Salernitanische Schule

[782] Salernitanische Schule. Unter den Benedictinerklöstern im Neapolitanischen wurde das zu Salerno seit dem 10. Jahrh. in medicinischer Hinsicht berühmt; Kranke wallfahrteten dahin, indem die Reliquien des St. Matthäus, des Schutzpatrons des dortigen Klosters, so wie die der Märtyrerinnen[782] Thekla. Archelois u. Susanna, als besondere Heilmittel schwerer Krankheiten galten. Aber schon im 11. Jahrh. verbanden die salernitanischen Mönche mit dieser Praxis auch Gelehrsamkeit, indem sie die arabischen u. griechischen Ärzte studirten, u. in den Kreuzzügen erhielt Salerno als erste medicinische Lehranstalt im Occident Berühmtheit.

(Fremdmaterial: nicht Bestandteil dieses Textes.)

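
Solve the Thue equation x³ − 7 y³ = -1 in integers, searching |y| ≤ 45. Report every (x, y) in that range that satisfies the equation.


The equation is x³ - 7y³ = -1. For fixed y, x³ = 7·y³ − 1, so a solution requires the RHS to be a perfect cube.
Strategy: iterate y from -45 to 45, compute RHS = 7·y³ − 1, and check whether it is a (positive or negative) perfect cube.
Check small values of y:
  y = 0: RHS = -1 = (-1)³ ⇒ x = -1 works.
  y = 1: RHS = 6 is not a perfect cube.
  y = -1: RHS = -8 = (-2)³ ⇒ x = -2 works.
  y = 2: RHS = 55 is not a perfect cube.
  y = -2: RHS = -57 is not a perfect cube.
  y = 3: RHS = 188 is not a perfect cube.
  y = -3: RHS = -190 is not a perfect cube.
Continuing the search up to |y| = 45 finds no further solutions beyond those listed.
Collected solutions: (-1, 0), (-2, -1).

Solutions (with |y| ≤ 45): (-1, 0), (-2, -1).


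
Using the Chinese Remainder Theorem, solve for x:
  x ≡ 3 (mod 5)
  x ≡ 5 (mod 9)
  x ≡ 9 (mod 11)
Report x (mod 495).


Moduli 5, 9, 11 are pairwise coprime; by CRT there is a unique solution modulo M = 5 · 9 · 11 = 495.
Solve pairwise, accumulating the modulus:
  Start with x ≡ 3 (mod 5).
  Combine with x ≡ 5 (mod 9): since gcd(5, 9) = 1, we get a unique residue mod 45.
    Write x = 3 + 5·t and substitute into x ≡ 5 (mod 9): 5·t ≡ 5 − 3 = 2 (mod 9).
    The inverse of 5 mod 9 is 2 (since 5·2 = 10 = 1·9 + 1), so t ≡ 2·2 = 4 ≡ 4 (mod 9).
    Then x = 3 + 5·4 = 23, valid modulo lcm(5, 9) = 45: x ≡ 23 (mod 45).
  Combine with x ≡ 9 (mod 11): since gcd(45, 11) = 1, we get a unique residue mod 495.
    Write x = 23 + 45·t and substitute into x ≡ 9 (mod 11): 45·t ≡ 9 − 23 = -14 (mod 11).
    Reduce coefficients mod 11: 1·t ≡ 8 (mod 11).
    So t ≡ 8 (mod 11).
    Then x = 23 + 45·8 = 383, valid modulo lcm(45, 11) = 495: x ≡ 383 (mod 495).
Verify: 383 mod 5 = 3 ✓, 383 mod 9 = 5 ✓, 383 mod 11 = 9 ✓.

x ≡ 383 (mod 495).


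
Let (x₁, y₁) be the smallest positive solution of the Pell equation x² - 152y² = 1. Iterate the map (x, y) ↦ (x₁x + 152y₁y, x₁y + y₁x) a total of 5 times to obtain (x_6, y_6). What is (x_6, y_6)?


Step 1: Find the fundamental solution (x₁, y₁) of x² - 152y² = 1.
  Expand √152 as a continued fraction. a₀ = ⌊√152⌋ = 12; iterate m_{k+1} = d_k·a_k − m_k, d_{k+1} = (152 − m_{k+1}²)/d_k, a_{k+1} = ⌊(a₀ + m_{k+1})/d_{k+1}⌋ (starting m₀ = 0, d₀ = 1), with convergents p_k = a_k·p_{k-1} + p_{k-2}, q_k = a_k·q_{k-1} + q_{k-2} (p₋₁ = 1, q₋₁ = 0):
  k = 0: a₀ = 12; p₀/q₀ = 12/1; p₀² − 152·q₀² = 144 − 152 = -8.
  k = 1: m = 12, d = 8, a = ⌊(12 + 12)/8⌋ = 3; p/q = (3·12 + 1)/(3·1 + 0) = 37/3; p² − 152·q² = 1369 − 1368 = 1.
  The first convergent with p² − 152·q² = 1 gives the fundamental solution (x₁, y₁) = (37, 3).
Step 2: Apply the recurrence (x_{n+1}, y_{n+1}) = (x₁x_n + 152y₁y_n, x₁y_n + y₁x_n) repeatedly.
  From (x_1, y_1) = (37, 3): x_2 = 37·37 + 152·3·3 = 2737; y_2 = 37·3 + 3·37 = 222.
  From (x_2, y_2) = (2737, 222): x_3 = 37·2737 + 152·3·222 = 202501; y_3 = 37·222 + 3·2737 = 16425.
  From (x_3, y_3) = (202501, 16425): x_4 = 37·202501 + 152·3·16425 = 14982337; y_4 = 37·16425 + 3·202501 = 1215228.
  From (x_4, y_4) = (14982337, 1215228): x_5 = 37·14982337 + 152·3·1215228 = 1108490437; y_5 = 37·1215228 + 3·14982337 = 89910447.
  From (x_5, y_5) = (1108490437, 89910447): x_6 = 37·1108490437 + 152·3·89910447 = 82013310001; y_6 = 37·89910447 + 3·1108490437 = 6652157850.
Step 3: Verify x_6² - 152·y_6² = 6726183017320126620001 - 6726183017320126620000 = 1 (should be 1). ✓

(x_1, y_1) = (37, 3); (x_6, y_6) = (82013310001, 6652157850).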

Im 12. Jahrh. setzten die salernitanischen Ärzte, an deren Spitze sich Johann von Mailand (s. Johannes 291) befand, diätetische Verhaltungsregeln (Schola salernitana od. Regimen sanitatis salernitanum) in Versen auf (gedruckt zuerst 1480 u.ö., bes. herausgegeben von Ackermann, Stendal 1790, u. in mehre neuere Sprachen übersetzt, deutsch Lpz., o. J., Augsb. 1502, Nürnb. 1515, von G. Schuster Frankf. 1750, Paderborn 1806). Die eigentliche Organisation der Schule fällt in das Jahr 1150, u. dieselbe gewann im 13. Jahrh. durch Verordnungen des Kaisers Friedrich II. ein sehr großes Ansehen. Niemand durfte im Königreich Neapel die Arzneikunst ausüben, welcher sich nicht von dem medicinischen Collegium in Salerno hatte examiniren lassen. Auf das günstigste Zeugniß desselben wurde er Magister; verstand er auch die Physik u. die analytischen Bücher des Aristoteles, so wurde er Magister artium et physices. Ehe Jemand zum Studium der Arzneikunst zugelassen wurde, mußte er wenigstens 3 Jahre lang Logik studirt haben; das Studium der Medicin u. Chirurgie dauerte 5 Jahre u. darnach mußte der Candidat noch 1 Jahr unter Anleitung eines älteren Arztes prakticiren. In der Mitte des 14. Jahrh. fing Salerno an viel von seinem alten Ruhm zu verlieren, welcher dann allmälig bes. durch die Medicinischen Schulen in Bologna u. Paris völlig verdunkelt wurde, bis sie 1827 aufgehoben ward.

Quelle:
Pierer's Universal-Lexikon, Band 14. Altenburg 1862, S. 782-783.